The Obama Administration recently took an important step towards greening the U.S. government’s $400 billion supply chain.

In May, the administration proposed a new rule where companies bidding on government contracts worth $7.5 million or more must indicate if and where they report their carbon footprint, emissions-reductions goals and climate change-related risks. The rule is anticipated to affect 5,500 companies.

To be clear, companies will not be required to report the amount of greenhouse gases they emit—only whether they report emissions—and the rule does not say that companies with lower emissions profiles will be favored. But the rule does lay the groundwork for more climate-friendly government purchasing in years to come.

As the White House explains on its blog, “By understanding where larger contractors and vendors that sell goods and services to the Federal Government disclose this information, we’ll be able to better assess supplier greenhouse gas management practices, manage direct and indirect greenhouse gas emission, address climate-risk in the Federal Government’s supply chain, and engage with contractors to reduce supply chain emissions.”

Resources on Greenhouse Gas Accounting

The Greenhouse Gas Protocol offers businesses a number of resources to measure their emissions, including:

  1. The GHG Protocol Corporate Accounting and Reporting Standard: Used by thousands of companies worldwide, this document provides guidance on how to prepare a corporate greenhouse gas emissions inventory.
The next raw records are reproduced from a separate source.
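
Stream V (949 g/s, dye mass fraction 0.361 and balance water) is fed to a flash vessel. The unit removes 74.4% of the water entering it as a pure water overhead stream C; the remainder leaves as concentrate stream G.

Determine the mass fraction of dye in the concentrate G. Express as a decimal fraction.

dye is not removed: 949×0.361 = 342.59 g/s of dye enters G.
water entering = 949×0.639 = 606.41 g/s; overhead removed = 0.744×606.41 = 451.17 g/s.
Concentrate = 949 − 451.17 = 497.83 g/s.
Mass fraction = 342.59/497.83 = 0.688.

0.688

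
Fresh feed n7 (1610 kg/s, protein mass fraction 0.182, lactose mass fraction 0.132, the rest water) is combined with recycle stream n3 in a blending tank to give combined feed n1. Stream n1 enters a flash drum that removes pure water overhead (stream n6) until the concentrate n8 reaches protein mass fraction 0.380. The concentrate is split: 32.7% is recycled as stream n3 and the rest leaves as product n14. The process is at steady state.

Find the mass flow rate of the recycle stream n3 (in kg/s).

374.7 kg/s

Overall protein balance (none leaves overhead): protein in fresh feed = protein in product, i.e. 1610×0.182 = (1−0.327)·n8·0.380.
n8 = 293.02/(0.380×0.673) = 1145.8 kg/s.
Recycle n3 = 0.327×1145.8 = 374.67 kg/s.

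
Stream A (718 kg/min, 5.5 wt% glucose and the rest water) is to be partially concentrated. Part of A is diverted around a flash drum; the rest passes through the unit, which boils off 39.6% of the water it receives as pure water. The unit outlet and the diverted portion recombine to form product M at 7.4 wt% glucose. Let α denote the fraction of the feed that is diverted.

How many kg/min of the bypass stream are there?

All 718×0.055 = 39.49 kg/min of glucose reaches M, so M = 39.49/0.074 = 533.65 kg/min and vapour = 184.35 kg/min.
The evaporator receives (1−α)·718 of feed at 0.945 water and removes 0.396 of that water:
0.396×0.945×(1−α)×718 = 184.35
(1−α) = 184.35/268.69 = 0.6861;  α = 0.3139.
Bypass flow = 0.3139×718 = 225.37 kg/min.

225.4 kg/min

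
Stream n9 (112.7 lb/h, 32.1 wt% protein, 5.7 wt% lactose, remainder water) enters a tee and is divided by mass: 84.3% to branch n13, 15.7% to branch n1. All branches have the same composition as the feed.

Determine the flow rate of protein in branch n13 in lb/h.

Branch n13 total = 0.843×112.7 = 95.006 lb/h.
protein in n13 = 0.321×95.006 = 30.497 lb/h.

30.5 lb/h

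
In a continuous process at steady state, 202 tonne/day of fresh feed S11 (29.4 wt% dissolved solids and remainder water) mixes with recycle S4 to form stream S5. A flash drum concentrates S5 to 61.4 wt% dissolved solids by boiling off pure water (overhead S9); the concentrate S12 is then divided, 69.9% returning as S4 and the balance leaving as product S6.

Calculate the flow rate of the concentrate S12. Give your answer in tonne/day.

321.3 tonne/day

Overall dissolved solids balance (none leaves overhead): dissolved solids in fresh feed = dissolved solids in product, i.e. 202×0.294 = (1−0.699)·S12·0.614.
S12 = 59.388/(0.614×0.301) = 321.34 tonne/day.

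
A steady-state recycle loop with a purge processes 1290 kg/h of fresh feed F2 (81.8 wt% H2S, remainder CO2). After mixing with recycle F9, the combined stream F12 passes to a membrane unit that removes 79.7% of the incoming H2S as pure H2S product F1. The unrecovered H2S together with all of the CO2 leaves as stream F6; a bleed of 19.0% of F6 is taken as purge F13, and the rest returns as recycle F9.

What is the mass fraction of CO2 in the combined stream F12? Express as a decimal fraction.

0.4946

CO2 enters only via F2 and leaves only via the purge: 1290×0.182 = 0.190×(CO2 in F6), and the membrane unit passes all CO2, so CO2 in F12 = CO2 in F6 = 1235.7 kg/h.
H2S in F12: m_A = 1290×0.818 + (1−0.190)·(1−0.797)·m_A, so m_A = 1055.2/0.8356 = 1262.9 kg/h.
F12 = 1262.9 + 1235.7 = 2498.6 kg/h.
CO2 fraction in F12 = 1235.7/2498.6 = 0.4946.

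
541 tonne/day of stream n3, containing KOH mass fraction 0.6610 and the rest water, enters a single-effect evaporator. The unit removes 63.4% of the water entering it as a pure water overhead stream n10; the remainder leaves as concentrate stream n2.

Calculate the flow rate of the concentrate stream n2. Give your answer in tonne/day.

water entering = 541×0.339 = 183.4 tonne/day; overhead removed = 0.634×183.4 = 116.27 tonne/day.
Concentrate = 541 − 116.27 = 424.73 tonne/day.

424.7 tonne/day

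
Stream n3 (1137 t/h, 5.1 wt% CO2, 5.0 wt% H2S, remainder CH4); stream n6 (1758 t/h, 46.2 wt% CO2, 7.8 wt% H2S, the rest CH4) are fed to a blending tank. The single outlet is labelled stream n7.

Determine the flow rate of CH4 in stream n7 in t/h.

1831 t/h

CH4 out = CH4 in = 1137×0.899 + 1758×0.460 = 1830.8 t/h.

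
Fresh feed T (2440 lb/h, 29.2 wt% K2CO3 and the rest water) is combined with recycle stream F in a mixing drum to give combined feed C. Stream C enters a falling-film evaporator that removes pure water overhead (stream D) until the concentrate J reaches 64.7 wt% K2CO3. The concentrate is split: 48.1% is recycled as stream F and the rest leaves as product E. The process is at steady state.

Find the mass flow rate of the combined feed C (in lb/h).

3461 lb/h

Overall K2CO3 balance (none leaves overhead): K2CO3 in fresh feed = K2CO3 in product, i.e. 2440×0.292 = (1−0.481)·J·0.647.
J = 712.48/(0.647×0.519) = 2121.8 lb/h.
Recycle F = 0.481×2121.8 = 1020.6 lb/h.
Combined feed C = 2440 + 1020.6 = 3460.6 lb/h.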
It covers scope 1 and 2 emissions, defined as the emissions from a company’s own operations or leased assets (scope 1) and emissions from purchased energy (scope 2).
  2. The GHG Protocol Scope 2 Guidance: This document provides important additional information on accounting for emissions from purchased electricity, steam, heat and cooling.
  3. The GHG Protocol Corporate Value Chain (Scope 3) Standard: For companies already able to measure their emissions from their own operations and energy use, the next step is to measure emissions from other locations of the company’s value chain in order to comprehensively account for the company’s total carbon footprint. The Scope 3 Standard provides guidance on accounting for emissions categories both upstream and downstream of the company’s operations.
  4. GHG Protocol Online Courses: Convenient, online courses are available to help corporate sustainability officers get up-to-speed on the GHG Protocol standards.
  5. CDP Climate Change Reporting Program: Once a company has conducted a greenhouse gas inventory, it can join the ranks of thousands of companies that are reporting their emissions to CDP. This can improve a company’s standing with investors and, as aforementioned, critical customers such as the US federal government.

A Really Big (Potential) Carrot for Low-Carbon Business

The U.S. government is the nation’s largest purchaser, spending more than $400 billion on contracts for goods and services in 2015. From office supplies to cutting-edge defense technology, the U.S. government procures goods and services from all corners of the economy.

Its purchasing power makes it a force for low-carbon economic growth. As of 2013, only 33 of the top 100 highest-paid government contractors reported their emissions to CDP, a global emissions reporting platform widely used by companies. The remaining 67 that did not report their emissions to CDP received $121 billion from the U.S. government in 2013. The proposed rule as written would not divert this huge sum towards more climate-conscious companies, but it sends a clear signal to large contractors that the U.S. government is willing to embed climate change-related data in its procurement processes.

Encouraging disclosure of emissions is not entirely new for the federal government. The Department of Defense, which spent more than $273 billion on contracts in 2015, is the second-largest U.S. purchaser of renewable energy, next to Google. The U.S. Navy recently announced that it will require its top 100 energy suppliers to disclose emissions data, citing security concerns of relying on fossil fuel-based energy.

What This Means for Companies with Government Contracts

If your company relies on U.S. government contracts and does not currently report emissions, it should consider doing so in order to stay in front of evolving government rules.

In fact, the majority of the world’s largest companies are already disclosing emissions to CDP. Most rely on Greenhouse Gas (GHG) Protocol standards to guide how they calculate and report their emissions inventories. The standards are free to download, and online training can help corporate sustainability leads get up to speed quickly.